Sabemos que la labor de los peritos es presentar a los jueces su informe y pruebas obtenidas y convencerles de la veracidad, objetividad e importancia de estas. Por lo tanto, reconocer sus propios errores o ofrecer disculpas suele ser recomendable, por ejemplo, en los casos en que no hayan entendido bien lo que les indican, las preguntas que reciben, si tienen dudas o si les es difícil contestar,  etc. Y por supuesto si llegan a perder los nervios en pleno juicio.

En cambio existen otras muchas situaciones en las que no será recomendable pedir disculpas o reconocer los errores.

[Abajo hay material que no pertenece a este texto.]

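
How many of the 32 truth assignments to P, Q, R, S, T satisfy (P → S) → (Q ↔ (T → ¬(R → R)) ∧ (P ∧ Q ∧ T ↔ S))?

P | Q | R | S | T | φ
- | - | - | - | - | -
0 | 0 | 0 | 0 | 0 | 0
0 | 0 | 0 | 0 | 1 | 1
0 | 0 | 0 | 1 | 0 | 1
0 | 0 | 0 | 1 | 1 | 1
0 | 0 | 1 | 0 | 0 | 0
0 | 0 | 1 | 0 | 1 | 1
0 | 0 | 1 | 1 | 0 | 1
0 | 0 | 1 | 1 | 1 | 1
0 | 1 | 0 | 0 | 0 | 1
0 | 1 | 0 | 0 | 1 | 0
0 | 1 | 0 | 1 | 0 | 0
0 | 1 | 0 | 1 | 1 | 0
0 | 1 | 1 | 0 | 0 | 1
0 | 1 | 1 | 0 | 1 | 0
0 | 1 | 1 | 1 | 0 | 0
0 | 1 | 1 | 1 | 1 | 0
1 | 0 | 0 | 0 | 0 | 1
1 | 0 | 0 | 0 | 1 | 1
1 | 0 | 0 | 1 | 0 | 1
1 | 0 | 0 | 1 | 1 | 1
1 | 0 | 1 | 0 | 0 | 1
1 | 0 | 1 | 0 | 1 | 1
1 | 0 | 1 | 1 | 0 | 1
1 | 0 | 1 | 1 | 1 | 1
1 | 1 | 0 | 0 | 0 | 1
1 | 1 | 0 | 0 | 1 | 1
1 | 1 | 0 | 1 | 0 | 0
1 | 1 | 0 | 1 | 1 | 0
1 | 1 | 1 | 0 | 0 | 1
1 | 1 | 1 | 0 | 1 | 1
1 | 1 | 1 | 1 | 0 | 0
1 | 1 | 1 | 1 | 1 | 0
The formula is true on 20 of the 32 rows.

20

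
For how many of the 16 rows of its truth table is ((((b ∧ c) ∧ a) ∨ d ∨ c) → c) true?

a | b | c | d | (b ∧ c) | ((b ∧ c) ∧ a) | (((b ∧ c) ∧ a) ∨ d ∨ c) | ((((b ∧ c) ∧ a) ∨ d ∨ c) → c)
- | - | - | - | ------- | ------------- | ----------------------- | -----------------------------
0 | 0 | 0 | 0 |    0    |       0       |            0            |               1              
0 | 0 | 0 | 1 |    0    |       0       |            1            |               0              
0 | 0 | 1 | 0 |    0    |       0       |            1            |               1              
0 | 0 | 1 | 1 |    0    |       0       |            1            |               1              
0 | 1 | 0 | 0 |    0    |       0       |            0            |               1              
0 | 1 | 0 | 1 |    0    |       0       |            1            |               0              
0 | 1 | 1 | 0 |    1    |       0       |            1            |               1              
0 | 1 | 1 | 1 |    1    |       0       |            1            |               1              
1 | 0 | 0 | 0 |    0    |       0       |            0            |               1              
1 | 0 | 0 | 1 |    0    |       0       |            1            |               0              
1 | 0 | 1 | 0 |    0    |       0       |            1            |               1              
1 | 0 | 1 | 1 |    0    |       0       |            1            |               1              
1 | 1 | 0 | 0 |    0    |       0       |            0            |               1              
1 | 1 | 0 | 1 |    0    |       0       |            1            |               0              
1 | 1 | 1 | 0 |    1    |       1       |            1            |               1              
1 | 1 | 1 | 1 |    1    |       1       |            1            |               1              
The formula is true on 12 of the 16 rows.

12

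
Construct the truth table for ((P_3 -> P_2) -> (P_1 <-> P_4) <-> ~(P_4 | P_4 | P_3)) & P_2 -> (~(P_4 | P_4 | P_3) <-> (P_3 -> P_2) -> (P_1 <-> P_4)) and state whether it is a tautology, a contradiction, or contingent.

tautology

P_1  P_2  P_3  P_4     (P_3 -> P_2)  (P_1 <-> P_4)  (P_4 | P_4 | P_3)  ~(P_4 | P_4 | P_3)  φ
 T    T    T    T           T              T                T                  F           T
 T    T    T    F           T              F                T                  F           T
 T    T    F    T           T              T                T                  F           T
 T    T    F    F           T              F                F                  T           T
 T    F    T    T           F              T                T                  F           T
 T    F    T    F           F              F                T                  F           T
 T    F    F    T           T              T                T                  F           T
 T    F    F    F           T              F                F                  T           T
 F    T    T    T           T              F                T                  F           T
 F    T    T    F           T              T                T                  F           T
 F    T    F    T           T              F                T                  F           T
 F    T    F    F           T              T                F                  T           T
 F    F    T    T           F              F                T                  F           T
 F    F    T    F           F              T                T                  F           T
 F    F    F    T           T              F                T                  F           T
 F    F    F    F           T              T                F                  T           T
Every row is T, so the formula is a tautology.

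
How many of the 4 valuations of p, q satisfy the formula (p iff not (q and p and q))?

p | q || (p iff not (q and p and q))
F | F ||              F             
F | T ||              F             
T | F ||              T             
T | T ||              F             
The formula is true on 1 of the 4 rows.

1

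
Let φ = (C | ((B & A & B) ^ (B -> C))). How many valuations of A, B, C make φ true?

7

A  B  C     (B & A & B)  (B -> C)  ((B & A & B) ^ (B -> C))  (C | ((B & A & B) ^ (B -> C)))
F  F  F          F          T                 T                            T               
F  F  T          F          T                 T                            T               
F  T  F          F          F                 F                            F               
F  T  T          F          T                 T                            T               
T  F  F          F          T                 T                            T               
T  F  T          F          T                 T                            T               
T  T  F          T          F                 T                            T               
T  T  T          T          T                 F                            T               
The formula is true on 7 of the 8 rows.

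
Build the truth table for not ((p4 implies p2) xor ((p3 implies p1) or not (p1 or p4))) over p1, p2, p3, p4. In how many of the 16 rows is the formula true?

p1 | p2 | p3 | p4 | (p4 implies p2) | (p3 implies p1) | (p1 or p4) | not (p1 or p4) | φ
-- | -- | -- | -- | --------------- | --------------- | ---------- | -------------- | -
T  | T  | T  | T  |        T        |        T        |     T      |       F        | T
T  | T  | T  | F  |        T        |        T        |     T      |       F        | T
T  | T  | F  | T  |        T        |        T        |     T      |       F        | T
T  | T  | F  | F  |        T        |        T        |     T      |       F        | T
T  | F  | T  | T  |        F        |        T        |     T      |       F        | F
T  | F  | T  | F  |        T        |        T        |     T      |       F        | T
T  | F  | F  | T  |        F        |        T        |     T      |       F        | F
T  | F  | F  | F  |        T        |        T        |     T      |       F        | T
F  | T  | T  | T  |        T        |        F        |     T      |       F        | F
F  | T  | T  | F  |        T        |        F        |     F      |       T        | T
F  | T  | F  | T  |        T        |        T        |     T      |       F        | T
F  | T  | F  | F  |        T        |        T        |     F      |       T        | T
F  | F  | T  | T  |        F        |        F        |     T      |       F        | T
F  | F  | T  | F  |        T        |        F        |     F      |       T        | T
F  | F  | F  | T  |        F        |        T        |     T      |       F        | F
F  | F  | F  | F  |        T        |        T        |     F      |       T        | T
The formula is true on 12 of the 16 rows.

12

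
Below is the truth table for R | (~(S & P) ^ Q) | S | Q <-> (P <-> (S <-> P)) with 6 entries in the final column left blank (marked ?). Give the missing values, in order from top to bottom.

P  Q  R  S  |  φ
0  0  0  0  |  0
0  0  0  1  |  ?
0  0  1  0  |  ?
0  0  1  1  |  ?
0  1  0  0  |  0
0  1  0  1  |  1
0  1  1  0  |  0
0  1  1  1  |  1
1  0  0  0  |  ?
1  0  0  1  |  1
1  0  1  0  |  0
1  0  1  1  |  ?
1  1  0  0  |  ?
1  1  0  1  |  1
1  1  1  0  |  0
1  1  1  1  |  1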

Por ejemplo cuando reconocer un error puede dar lugar a males mayores, como que se anule un testimonio.

En cualquier caso, cuando se vayan a reconocer los errores se deberá tener en cuenta una cosa. Y es que deberemos haber hecho previamente todo lo posible para evitarlo, porque en caso contrario no se estará mostrando humildad o sinceridad, sino más bien lo opuesto. Incluso el perito podría acabar con su informe invalidado.

Por lo general reconocer un error puede transmitir sinceridad y dar credibilidad al informe y los testimonios del perito, pero también puede dar lugar a situaciones de mayor gravedad o transmitir mala profesionalidad y poca credibilidad. Según los casos puede llevar incluso a la inhabilitación laboral.

Por lo tanto, si se encuentra un perito ante está situación, lo más recomendable será analizar el caso concreto, así como las ventajas e inconvenientes que podría tener el confesar los posibles errores, para así poder decidir en consecuencia.